For four generations, Portz family life has focused around a quaint, red-brick farmhouse and the fertile fields beyond, ready for early harvest after this summer’s high heat.
Soon, the family will pull its last potato and final spike of grain from the rich Immerath soil.
Big coal is coming to replace their agrarian way of life.
The Portz matriarch puts on a brave face as she folds laundry in her flower-packed yard, the ground strewn with toys.
“It’s always jolly here,” Christiane Portz told the Thomson Reuters Foundation, interrupted by a chatter of grandchildren who make noisily for the stable.
The singsong voices, the spill of toys – everything will go when the home is bulldozed and replaced with a vast coal mine.
Immerath, once a small village of 1,200 in Germany’s western frontier, host to both farms and industry, has fallen quiet.
The Portz family is one of the last households still in situ; they live among piles of rubble after neighbouring families were resettled 12 k west at New Immerath.
Roughly 1.3 billion tons of lignite – a soft coal – were discovered long ago under the village and its surrounding land in Germany’s North Rhine Westphalia state. Few locals took the threat seriously, so life continued until development of the mine became reality and villages were lined up for destruction.
Immerath is one of the last to make way for the expansion of Garzweiler opencast mine, which is run by giant German energy provider RWE, supplying one third of Germany’s overall power.
Once Garzweiler is finished, 20 villages will have gone.
Under the scheme, some 5,000 people will be forced to move, compensated with either a new house or cash. RWE says almost half of locals just take the money.
“Our expectation is that Garzweiler will be open until the middle of the century,” RWE press officer Guido Steffen told the Thomson Reuters Foundation. “Germany is making radical changes, but even in the long run, in order to provide energy, we can’t forgo conventional power plants.”
Once finished, the company website says the mine will cover an operating surface of about 32 sq km. The size of the approved mining field is 114 sq km, it says.
The plan to expand was no shock for locals.
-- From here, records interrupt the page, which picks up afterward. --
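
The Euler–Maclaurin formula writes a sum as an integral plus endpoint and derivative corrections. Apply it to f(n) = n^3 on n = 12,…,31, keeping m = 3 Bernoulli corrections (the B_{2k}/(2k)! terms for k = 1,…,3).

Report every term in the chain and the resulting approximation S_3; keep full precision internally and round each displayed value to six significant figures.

S_3 ≈ 241660

∫_12^31 x^3 dx evaluates to 225696.
½[f(12) + f(31)] = ½[1728.00 + 29791.0] = 15759.5.
Integral + boundary = 241456.
Order-1 term: 1/12 · (2883.00 − 432.000) = 204.250.
Partial sum through k=1: 241660.
Order-2 term: −1/720 · (6.00000 − 6.00000) = 0.00000.
Partial sum through k=2: 241660.
Order-3 term: 1/30240 · (0.00000 − 0.00000) = 0.00000.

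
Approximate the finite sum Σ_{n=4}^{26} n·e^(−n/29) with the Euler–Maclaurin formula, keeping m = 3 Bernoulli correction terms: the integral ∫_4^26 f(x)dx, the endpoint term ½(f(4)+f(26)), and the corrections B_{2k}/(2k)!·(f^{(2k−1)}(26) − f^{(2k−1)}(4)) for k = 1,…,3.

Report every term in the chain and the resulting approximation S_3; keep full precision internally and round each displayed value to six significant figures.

∫_4^26 x·e^(−x/29) dx evaluates to 182.980.
Boundary: ½(f(4) + f(26)) = ½(3.48464 + 10.6073) = 7.04598.
So far: 190.026.
Order-1 term: 1/12 · (0.0422042 − 0.750999) = -0.0590662.
After k=1: 189.967.
Order-2 term: −1/720 · (0.00102040 − 0.00296470) = 2.70043e-06.
After k=2: 189.967.
Order-3 term: 1/30240 · (2.36695e-06 − 5.98862e-06) = -1.19764e-10.

S_3 ≈ 189.967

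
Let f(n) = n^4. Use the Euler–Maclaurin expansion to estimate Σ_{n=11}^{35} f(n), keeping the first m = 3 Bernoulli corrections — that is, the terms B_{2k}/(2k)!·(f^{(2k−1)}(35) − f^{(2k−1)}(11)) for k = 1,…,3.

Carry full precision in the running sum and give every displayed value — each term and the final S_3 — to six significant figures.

The integral term ∫_11^35 x^4 dx = 1.04722e+07.
Endpoint term: (f(11) + f(35))/2 = (14641.0 + 1.50062e+06)/2 = 757633.
Running total after boundary: 1.12298e+07.
Correction k=1: B_{2}/2! · (f^{(1)}(35) − f^{(1)}(11)) = 1/12 · (171500 − 5324.00) = 13848.0.
Partial sum through k=1: 1.12436e+07.
Correction k=2: B_{4}/4! · (f^{(3)}(35) − f^{(3)}(11)) = −1/720 · (840.000 − 264.000) = -0.800000.
Partial sum through k=2: 1.12436e+07.
Correction k=3: B_{6}/6! · (f^{(5)}(35) − f^{(5)}(11)) = 1/30240 · (0.00000 − 0.00000) = 0.00000.

S_3 ≈ 1.12436e+07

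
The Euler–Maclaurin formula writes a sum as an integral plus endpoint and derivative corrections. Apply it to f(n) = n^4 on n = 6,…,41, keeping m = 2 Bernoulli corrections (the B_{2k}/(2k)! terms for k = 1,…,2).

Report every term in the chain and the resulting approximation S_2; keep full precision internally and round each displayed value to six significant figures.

∫_6^41 x^4 dx evaluates to 2.31697e+07.
½[f(6) + f(41)] = ½[1296.00 + 2.82576e+06] = 1.41353e+06.
Integral + boundary = 2.45832e+07.
Correction k=1: B_{2}/2! · (f^{(1)}(41) − f^{(1)}(6)) = 1/12 · (275684 − 864.000) = 22901.7.
After k=1: 2.46061e+07.
Correction k=2: B_{4}/4! · (f^{(3)}(41) − f^{(3)}(6)) = −1/720 · (984.000 − 144.000) = -1.16667.

S_2 ≈ 2.46061e+07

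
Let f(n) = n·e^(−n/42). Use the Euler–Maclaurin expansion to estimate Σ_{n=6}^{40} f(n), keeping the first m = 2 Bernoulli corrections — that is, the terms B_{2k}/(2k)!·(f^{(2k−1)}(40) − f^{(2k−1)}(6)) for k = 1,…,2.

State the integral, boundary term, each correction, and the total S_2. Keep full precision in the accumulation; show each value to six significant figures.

S_2 ≈ 429.114

Integral: ∫_6^40 x·e^(−x/42) dx = 418.857.
½[f(6) + f(40)] = ½[5.20127 + 15.4329] = 10.3171.
So far: 429.174.
Correction k=1: B_{2}/2! · (f^{(1)}(40) − f^{(1)}(6)) = 1/12 · (0.0183724 − 0.743038) = -0.0603888.
After k=1: 429.114.
Correction k=2: B_{4}/4! · (f^{(3)}(40) − f^{(3)}(6)) = −1/720 · (0.000447854 − 0.00140408) = 1.32809e-06.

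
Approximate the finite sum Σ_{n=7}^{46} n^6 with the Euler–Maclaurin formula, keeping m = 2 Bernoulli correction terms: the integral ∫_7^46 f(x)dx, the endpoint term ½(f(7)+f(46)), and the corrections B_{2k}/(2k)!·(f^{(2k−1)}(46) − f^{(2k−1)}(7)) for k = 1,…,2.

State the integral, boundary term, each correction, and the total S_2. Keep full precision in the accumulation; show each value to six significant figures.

S_2 ≈ 6.70997e+10

Integral: ∫_7^46 x^6 dx = 6.22595e+10.
Endpoint term: (f(7) + f(46))/2 = (117649 + 9.47430e+09)/2 = 4.73721e+09.
Integral + boundary = 6.69968e+10.
Correction k=1: B_{2}/2! · (f^{(1)}(46) − f^{(1)}(7)) = 1/12 · (1.23578e+09 − 100842) = 1.02973e+08.
Running total after k=1: 6.70997e+10.
Correction k=2: B_{4}/4! · (f^{(3)}(46) − f^{(3)}(7)) = −1/720 · (1.16803e+07 − 41160.0) = -16165.5.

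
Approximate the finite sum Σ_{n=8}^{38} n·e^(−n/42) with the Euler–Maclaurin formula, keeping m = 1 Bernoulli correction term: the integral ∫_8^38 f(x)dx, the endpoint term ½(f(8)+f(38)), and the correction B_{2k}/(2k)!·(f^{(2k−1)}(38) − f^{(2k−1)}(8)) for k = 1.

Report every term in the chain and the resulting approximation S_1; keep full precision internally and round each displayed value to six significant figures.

Integral: ∫_8^38 x·e^(−x/42) dx = 376.203.
Boundary: ½(f(8) + f(38)) = ½(6.61252 + 15.3763) = 10.9944.
Running total after boundary: 387.197.
Order-1 term: 1/12 · (0.0385370 − 0.669124) = -0.0525490.

S_1 ≈ 387.145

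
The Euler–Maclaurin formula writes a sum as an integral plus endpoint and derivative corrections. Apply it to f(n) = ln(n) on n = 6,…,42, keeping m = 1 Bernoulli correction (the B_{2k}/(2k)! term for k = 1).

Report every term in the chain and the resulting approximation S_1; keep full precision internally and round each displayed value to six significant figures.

S_1 ≈ 112.984

∫_6^42 ln(x) dx evaluates to 110.232.
½[f(6) + f(42)] = ½[1.79176 + 3.73767] = 2.76471.
So far: 112.996.
k=1: B_{2}/(2)! × [f^{(1)}(42) − f^{(1)}(6)] = 1/12 × (0.0238095 − 0.166667) = -0.0119048.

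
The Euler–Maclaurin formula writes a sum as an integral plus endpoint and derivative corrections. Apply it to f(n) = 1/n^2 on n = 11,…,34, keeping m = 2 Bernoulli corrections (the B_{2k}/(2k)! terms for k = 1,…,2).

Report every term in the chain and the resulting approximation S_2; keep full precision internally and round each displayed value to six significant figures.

S_2 ≈ 0.0661829

Integral: ∫_11^34 1/x^2 dx = 0.0614973.
½[f(11) + f(34)] = ½[0.00826446 + 0.000865052] = 0.00456476.
Integral + boundary = 0.0660621.
k=1: B_{2}/(2)! × [f^{(1)}(34) − f^{(1)}(11)] = 1/12 × (-5.08854e-05 − (-0.00150263)) = 0.000120979.
Partial sum through k=1: 0.0661831.
k=2: B_{4}/(4)! × [f^{(3)}(34) − f^{(3)}(11)] = −1/720 × (-5.28222e-07 − (-0.000149021)) = -2.06240e-07.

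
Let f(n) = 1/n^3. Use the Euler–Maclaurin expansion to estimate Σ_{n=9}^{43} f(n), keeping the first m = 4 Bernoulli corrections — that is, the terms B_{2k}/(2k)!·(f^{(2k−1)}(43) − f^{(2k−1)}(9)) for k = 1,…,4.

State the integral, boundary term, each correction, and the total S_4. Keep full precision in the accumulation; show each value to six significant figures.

S_4 ≈ 0.00663246

∫_9^43 1/x^3 dx evaluates to 0.00590242.
Boundary: ½(f(9) + f(43)) = ½(0.00137174 + 1.25775e-05) = 0.000692160.
Integral + boundary = 0.00659458.
Order-1 term: 1/12 · (-8.77501e-07 − (-0.000457247)) = 3.80308e-05.
Running total after k=1: 0.00663261.
Order-2 term: −1/720 · (-9.49162e-09 − (-0.000112901)) = -1.56793e-07.
Running total after k=2: 0.00663246.
Order-3 term: 1/30240 · (-2.15602e-10 − (-5.85410e-05)) = 1.93587e-09.
Running total after k=3: 0.00663246.
Order-4 term: −1/1209600 · (-8.39554e-12 − (-5.20365e-05)) = -4.30196e-11.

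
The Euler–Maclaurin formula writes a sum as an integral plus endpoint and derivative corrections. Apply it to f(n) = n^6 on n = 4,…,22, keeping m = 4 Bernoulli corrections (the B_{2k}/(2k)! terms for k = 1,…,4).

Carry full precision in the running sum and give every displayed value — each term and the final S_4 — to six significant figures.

The integral term ∫_4^22 x^6 dx = 3.56335e+08.
Boundary: ½(f(4) + f(22)) = ½(4096.00 + 1.13380e+08) = 5.66920e+07.
So far: 4.13027e+08.
Order-1 term: 1/12 · (3.09218e+07 − 6144.00) = 2.57630e+06.
Running total after k=1: 4.15603e+08.
Order-2 term: −1/720 · (1.27776e+06 − 7680.00) = -1764.00.
Running total after k=2: 4.15601e+08.
Order-3 term: 1/30240 · (15840.0 − 2880.00) = 0.428571.
Running total after k=3: 4.15601e+08.
Order-4 term: −1/1209600 · (0.00000 − 0.00000) = 0.00000.

S_4 ≈ 4.15601e+08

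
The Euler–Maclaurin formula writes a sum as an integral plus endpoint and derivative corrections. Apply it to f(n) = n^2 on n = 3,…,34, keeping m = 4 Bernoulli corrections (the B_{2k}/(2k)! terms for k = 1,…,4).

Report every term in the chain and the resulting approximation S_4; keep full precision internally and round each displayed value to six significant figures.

Integral: ∫_3^34 x^2 dx = 13092.3.
Boundary: ½(f(3) + f(34)) = ½(9.00000 + 1156.00) = 582.500.
Running total after boundary: 13674.8.
Order-1 term: 1/12 · (68.0000 − 6.00000) = 5.16667.
Partial sum through k=1: 13680.0.
Order-2 term: −1/720 · (0.00000 − 0.00000) = 0.00000.
Partial sum through k=2: 13680.0.
Order-3 term: 1/30240 · (0.00000 − 0.00000) = 0.00000.
Partial sum through k=3: 13680.0.
Order-4 term: −1/1209600 · (0.00000 − 0.00000) = 0.00000.

S_4 ≈ 13680.0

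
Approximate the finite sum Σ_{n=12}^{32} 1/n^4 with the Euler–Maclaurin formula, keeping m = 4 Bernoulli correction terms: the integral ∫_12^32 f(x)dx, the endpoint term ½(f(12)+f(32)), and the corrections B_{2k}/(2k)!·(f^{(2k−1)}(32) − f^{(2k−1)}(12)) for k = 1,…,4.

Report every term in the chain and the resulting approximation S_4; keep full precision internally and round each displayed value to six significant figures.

S_4 ≈ 0.000208643

∫_12^32 1/x^4 dx evaluates to 0.000182729.
½[f(12) + f(32)] = ½[4.82253e-05 + 9.53674e-07] = 2.45895e-05.
So far: 0.000207318.
k=1: B_{2}/(2)! × [f^{(1)}(32) − f^{(1)}(12)] = 1/12 × (-1.19209e-07 − (-1.60751e-05)) = 1.32966e-06.
Running total after k=1: 0.000208648.
k=2: B_{4}/(4)! × [f^{(3)}(32) − f^{(3)}(12)] = −1/720 × (-3.49246e-09 − (-3.34898e-06)) = -4.64651e-09.
Running total after k=2: 0.000208643.
k=3: B_{6}/(6)! × [f^{(5)}(32) − f^{(5)}(12)] = 1/30240 × (-1.90994e-10 − (-1.30238e-06)) = 4.30618e-11.
Running total after k=3: 0.000208643.
k=4: B_{8}/(8)! × [f^{(7)}(32) − f^{(7)}(12)] = −1/1209600 × (-1.67866e-11 − (-8.13988e-07)) = -6.72926e-13.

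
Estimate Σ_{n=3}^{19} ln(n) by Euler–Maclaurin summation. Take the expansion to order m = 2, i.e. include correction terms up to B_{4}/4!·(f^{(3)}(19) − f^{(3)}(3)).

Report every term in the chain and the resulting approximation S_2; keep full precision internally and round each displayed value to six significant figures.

∫_3^19 ln(x) dx evaluates to 36.6485.
Endpoint term: (f(3) + f(19))/2 = (1.09861 + 2.94444)/2 = 2.02153.
So far: 38.6700.
k=1: B_{2}/(2)! × [f^{(1)}(19) − f^{(1)}(3)] = 1/12 × (0.0526316 − 0.333333) = -0.0233918.
Partial sum through k=1: 38.6466.
k=2: B_{4}/(4)! × [f^{(3)}(19) − f^{(3)}(3)] = −1/720 × (0.000291588 − 0.0740741) = 0.000102476.

S_2 ≈ 38.6467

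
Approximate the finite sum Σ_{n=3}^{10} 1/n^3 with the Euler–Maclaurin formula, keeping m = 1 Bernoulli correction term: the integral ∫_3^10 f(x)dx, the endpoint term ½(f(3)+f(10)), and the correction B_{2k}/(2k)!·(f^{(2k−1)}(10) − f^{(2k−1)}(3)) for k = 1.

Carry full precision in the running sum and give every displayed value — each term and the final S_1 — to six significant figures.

Integral: ∫_3^10 1/x^3 dx = 0.0505556.
½[f(3) + f(10)] = ½[0.0370370 + 0.00100000] = 0.0190185.
Running total after boundary: 0.0695741.
Correction k=1: B_{2}/2! · (f^{(1)}(10) − f^{(1)}(3)) = 1/12 · (-0.000300000 − (-0.0370370)) = 0.00306142.

S_1 ≈ 0.0726355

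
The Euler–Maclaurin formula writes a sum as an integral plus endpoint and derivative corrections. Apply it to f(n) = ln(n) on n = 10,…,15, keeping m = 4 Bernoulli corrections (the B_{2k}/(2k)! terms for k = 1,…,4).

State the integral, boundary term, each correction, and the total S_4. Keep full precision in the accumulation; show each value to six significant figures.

Integral: ∫_10^15 ln(x) dx = 12.5949.
Endpoint term: (f(10) + f(15))/2 = (2.30259 + 2.70805)/2 = 2.50532.
Running total after boundary: 15.1002.
Correction k=1: B_{2}/2! · (f^{(1)}(15) − f^{(1)}(10)) = 1/12 · (0.0666667 − 0.100000) = -0.00277778.
After k=1: 15.0974.
Correction k=2: B_{4}/4! · (f^{(3)}(15) − f^{(3)}(10)) = −1/720 · (0.000592593 − 0.00200000) = 1.95473e-06.
After k=2: 15.0974.
Correction k=3: B_{6}/6! · (f^{(5)}(15) − f^{(5)}(10)) = 1/30240 · (3.16049e-05 − 0.000240000) = -6.89137e-09.
After k=3: 15.0974.
Correction k=4: B_{8}/8! · (f^{(7)}(15) − f^{(7)}(10)) = −1/1209600 · (4.21399e-06 − 7.20000e-05) = 5.60400e-11.

S_4 ≈ 15.0974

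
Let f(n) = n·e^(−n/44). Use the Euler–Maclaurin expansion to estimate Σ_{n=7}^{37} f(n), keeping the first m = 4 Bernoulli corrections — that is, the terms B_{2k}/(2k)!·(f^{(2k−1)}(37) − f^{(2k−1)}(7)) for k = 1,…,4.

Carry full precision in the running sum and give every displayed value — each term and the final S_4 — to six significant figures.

The integral term ∫_7^37 x·e^(−x/44) dx = 376.732.
Endpoint term: (f(7) + f(37))/2 = (5.97043 + 15.9588)/2 = 10.9646.
Running total after boundary: 387.696.
Order-1 term: 1/12 · (0.0686188 − 0.717227) = -0.0540507.
Running total after k=1: 387.642.
Order-2 term: −1/720 · (0.000481020 − 0.00125158) = 1.07023e-06.
Running total after k=2: 387.642.
Order-3 term: 1/30240 · (4.78614e-07 − 1.10160e-06) = -2.06014e-11.
Running total after k=3: 387.642.
Order-4 term: −1/1209600 · (3.66099e-10 − 8.04091e-10) = 3.62097e-16.

S_4 ≈ 387.642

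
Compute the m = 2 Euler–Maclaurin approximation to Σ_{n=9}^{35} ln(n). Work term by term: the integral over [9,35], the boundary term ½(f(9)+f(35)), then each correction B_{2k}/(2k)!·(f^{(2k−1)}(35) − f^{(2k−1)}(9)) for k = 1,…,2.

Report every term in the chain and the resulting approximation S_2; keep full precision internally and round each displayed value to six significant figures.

Integral: ∫_9^35 ln(x) dx = 78.6622.
Endpoint term: (f(9) + f(35))/2 = (2.19722 + 3.55535)/2 = 2.87629.
Running total after boundary: 81.5384.
Order-1 term: 1/12 · (0.0285714 − 0.111111) = -0.00687831.
Partial sum through k=1: 81.5316.
Order-2 term: −1/720 · (4.66472e-05 − 0.00274348) = 3.74561e-06.

S_2 ≈ 81.5316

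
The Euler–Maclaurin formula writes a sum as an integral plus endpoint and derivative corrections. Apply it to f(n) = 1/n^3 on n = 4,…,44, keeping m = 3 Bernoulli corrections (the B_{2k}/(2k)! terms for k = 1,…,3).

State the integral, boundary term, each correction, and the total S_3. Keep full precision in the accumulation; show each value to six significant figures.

The integral term ∫_4^44 1/x^3 dx = 0.0309917.
½[f(4) + f(44)] = ½[0.0156250 + 1.17393e-05] = 0.00781837.
Running total after boundary: 0.0388101.
k=1: B_{2}/(2)! × [f^{(1)}(44) − f^{(1)}(4)] = 1/12 × (-8.00406e-07 − (-0.0117188)) = 0.000976496.
After k=1: 0.0397866.
k=2: B_{4}/(4)! × [f^{(3)}(44) − f^{(3)}(4)] = −1/720 × (-8.26866e-09 − (-0.0146484)) = -2.03450e-05.
After k=2: 0.0397663.
k=3: B_{6}/(6)! × [f^{(5)}(44) − f^{(5)}(4)] = 1/30240 × (-1.79382e-10 − (-0.0384521)) = 1.27157e-06.

S_3 ≈ 0.0397675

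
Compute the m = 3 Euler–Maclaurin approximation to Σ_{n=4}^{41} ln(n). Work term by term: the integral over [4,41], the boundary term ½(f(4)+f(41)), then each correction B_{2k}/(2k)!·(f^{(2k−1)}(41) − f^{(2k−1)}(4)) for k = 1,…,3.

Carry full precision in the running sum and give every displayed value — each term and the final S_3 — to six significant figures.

∫_4^41 ln(x) dx evaluates to 109.711.
Boundary: ½(f(4) + f(41)) = ½(1.38629 + 3.71357) = 2.54993.
So far: 112.261.
Order-1 term: 1/12 · (0.0243902 − 0.250000) = -0.0188008.
Partial sum through k=1: 112.242.
Order-2 term: −1/720 · (2.90187e-05 − 0.0312500) = 4.33625e-05.
Partial sum through k=2: 112.242.
Order-3 term: 1/30240 · (2.07153e-07 − 0.0234375) = -7.75043e-07.

S_3 ≈ 112.242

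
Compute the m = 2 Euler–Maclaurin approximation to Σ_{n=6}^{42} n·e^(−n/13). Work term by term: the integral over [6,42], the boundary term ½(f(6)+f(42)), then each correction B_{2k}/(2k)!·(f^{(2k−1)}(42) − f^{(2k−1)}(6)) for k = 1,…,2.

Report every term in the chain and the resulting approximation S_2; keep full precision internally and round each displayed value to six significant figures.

∫_6^42 x·e^(−x/13) dx evaluates to 127.425.
½[f(6) + f(42)] = ½[3.78188 + 1.66014] = 2.72101.
So far: 130.147.
Order-1 term: 1/12 · (-0.0881758 − 0.339399) = -0.0356313.
Running total after k=1: 130.111.
Order-2 term: −1/720 · (-5.39742e-05 − 0.00946761) = 1.32244e-05.

S_2 ≈ 130.111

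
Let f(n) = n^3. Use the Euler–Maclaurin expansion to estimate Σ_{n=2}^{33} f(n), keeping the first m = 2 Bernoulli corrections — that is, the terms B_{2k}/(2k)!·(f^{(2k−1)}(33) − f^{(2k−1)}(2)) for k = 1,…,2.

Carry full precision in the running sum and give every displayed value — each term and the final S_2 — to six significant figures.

S_2 ≈ 314720

The integral term ∫_2^33 x^3 dx = 296476.
½[f(2) + f(33)] = ½[8.00000 + 35937.0] = 17972.5.
Integral + boundary = 314449.
k=1: B_{2}/(2)! × [f^{(1)}(33) − f^{(1)}(2)] = 1/12 × (3267.00 − 12.0000) = 271.250.
Partial sum through k=1: 314720.
k=2: B_{4}/(4)! × [f^{(3)}(33) − f^{(3)}(2)] = −1/720 × (6.00000 − 6.00000) = 0.00000.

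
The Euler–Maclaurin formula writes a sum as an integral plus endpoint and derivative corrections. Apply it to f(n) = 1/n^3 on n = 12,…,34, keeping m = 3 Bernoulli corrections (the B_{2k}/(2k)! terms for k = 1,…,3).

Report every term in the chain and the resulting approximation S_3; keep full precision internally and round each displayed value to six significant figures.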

It was back in the 1960s when nearby villages first made way for coal extraction, despite loud community protests, and protesters say the march of commerce over community continues nationwide.
Germany’s Environmental Agency says the Federal Mining Act prioritises the extraction of raw materials over the interests of the common good.
Since 1945, hundreds of villages yielded to a growing need for energy, with 40 percent of Germany’s power coming from coal.